Given the fact that flexible workspace will become 20 to 30 percent of all commercial real-estate (from 5 percent as it is now) provides a lot of headroom for growth. This opportunity validates the high WeWork valuation. It is indisputable that offering more flexible terms and smaller spaces in commercial real estate has a higher yield per square foot. However, delivering services and term rights for these services diminishes this high yield because of service overhead. In trying to land grab for this opportunity, which could potentially be 20 to 30 percent of a trillion-dollar market, it has gotten a lot of stuff wrong.
1) To tackle the cost of servicing smaller and shorter-term leases, automation is critical. WeWork has focused on maximizing utilization of their space but have not automated business processes. This has resulted in a massive service overhead to manage their 250,000 customers globally.
2) WeWork’s rent-in is approximately $150 million a month and their rent-out is approximately $140 million a month. This is before they pay their approximately 10,000 employees plus fit-out costs. Being design-led (one of their competitive advantages) comes with a heavy depreciation overhead. The bigger issue is that when you have a business the size of WeWork that doesn’t cover its costs through its core business, it becomes a very big ship to turn around. The only way for WeWork to get their business model up to par is to either increase the charge to their customers by a factor of two or three or restructure all of their leases. There is precedent for this, as it was done by Regus (now IWG) only one year after floating their business in the early 2000s. It will be harder now as there are technologies that will help landlords to manage flexibility themselves.
3) WeWork very often claims that they are a lot like Amazon (who once had an unprofitable business), claiming that once they grew their business to scale, they would make money. However, WeWork is the opposite. Amazon couldn’t scale their business fast enough to produce enough income to pay for that infrastructure. WeWork, on the other hand, has scaled and acquired enormous liabilities without building for scale and automated. As such, they have no capability to utilize redundant infrastructure to create a profitable enterprise.
4) WeWork is not a technology business. While they have been aggressively acquiring technology enterprises in an attempt to build an eco-system, there is no WeWork technology platform that either helps WeWork run their business in an automated way or improves their customer experience. Recent conversations that I’ve had with multiple WeWork customers say that the technology platform offered to their community has not changed in five years.
5) Landlords are not going to sit back and be dis-intermediated by an operator. The capability to offer flexibility, services, amenities and community to tenants is getting easier for landlords. Landlords are acquiring the capability to not only match but create a better offering than WeWork. (I’m slightly biased because I’m helping them to do this.)
The commercial real-estate industry needed to be disrupted. Commercial landlords need to be more focused on creating a better tenant experience and on maximizing value for the communities that they have built within their spaces. WeWork has proven that this demand is real and that change must happen. But, the right business model for the delivery of a product that meets these requirements has not been delivered by them.

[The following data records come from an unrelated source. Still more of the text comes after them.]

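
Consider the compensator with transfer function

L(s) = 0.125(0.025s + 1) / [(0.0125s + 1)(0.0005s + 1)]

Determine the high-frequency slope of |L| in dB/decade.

Each pole contributes −20 dB/decade at high frequency; each zero contributes +20 dB/decade.
Net: 1 zero(s) − 2 pole(s) → -20 dB/decade.

-20 dB/decade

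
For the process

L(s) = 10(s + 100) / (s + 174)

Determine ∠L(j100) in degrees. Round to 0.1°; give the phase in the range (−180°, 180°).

15.1°

At s = jω = j100:
zero (s+100): 100 + j100 → |·| = √(100²+100²) = √20000 ≈ 141.42, ∠ = arctan(100/100) ≈ 45.00°
pole (s+174): 174 + j100 → |·| = √(174²+100²) = √40276 ≈ 200.69, ∠ = arctan(100/174) ≈ 29.89°
∠L = 45.00° − 29.89° = 15.11°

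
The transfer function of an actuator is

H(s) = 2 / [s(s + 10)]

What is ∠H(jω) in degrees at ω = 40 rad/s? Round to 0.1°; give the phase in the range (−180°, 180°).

At s = jω = j40:
pole (s+10): 10 + j40 → |·| = √(10²+40²) = √1700 ≈ 41.231, ∠ = arctan(40/10) ≈ 75.96°
pole at origin: |s| = 40, ∠ = 90.00° (in denominator)
∠H = 0.00° − 165.96° = -165.96°

-166.0°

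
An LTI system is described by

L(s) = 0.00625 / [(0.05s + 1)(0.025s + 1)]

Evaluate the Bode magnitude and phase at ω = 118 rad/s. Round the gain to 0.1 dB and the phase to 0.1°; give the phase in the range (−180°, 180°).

-69.5 dB, -151.7°

At ω = 118 rad/s:
pole (1 + j118·0.05) = 1 + j5.9 → |·| ≈ 5.9841, ∠ ≈ 80.38°
pole (1 + j118·0.025) = 1 + j2.95 → |·| ≈ 3.1149, ∠ ≈ 71.27°
|L| = 0.00625 · 1 / (5.9841 · 3.1149) ≈ 0.0003353
Gain = 20 log₁₀(0.0003353) ≈ -69.49 dB
∠L = (0°) − (80.38° + 71.27°) = -151.65°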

I hope that WeWork is successful and survives to deliver on the promise that flexibility, services, and community will make businesses of all sizes more productive.
My view is that there will be a role for landlords to offer flexibility themselves and there will be a role for operators like WeWork, IWG, Servcorp and Industrious.
Despite the great things WeWork has done for the flexible workspace industry, their land-grab-at-all-costs may prove to be their peril.
Marcus Moufarrige is the former COO of Servcorp and founder of ility, a tech platform to offer flexibility for landlords through automation.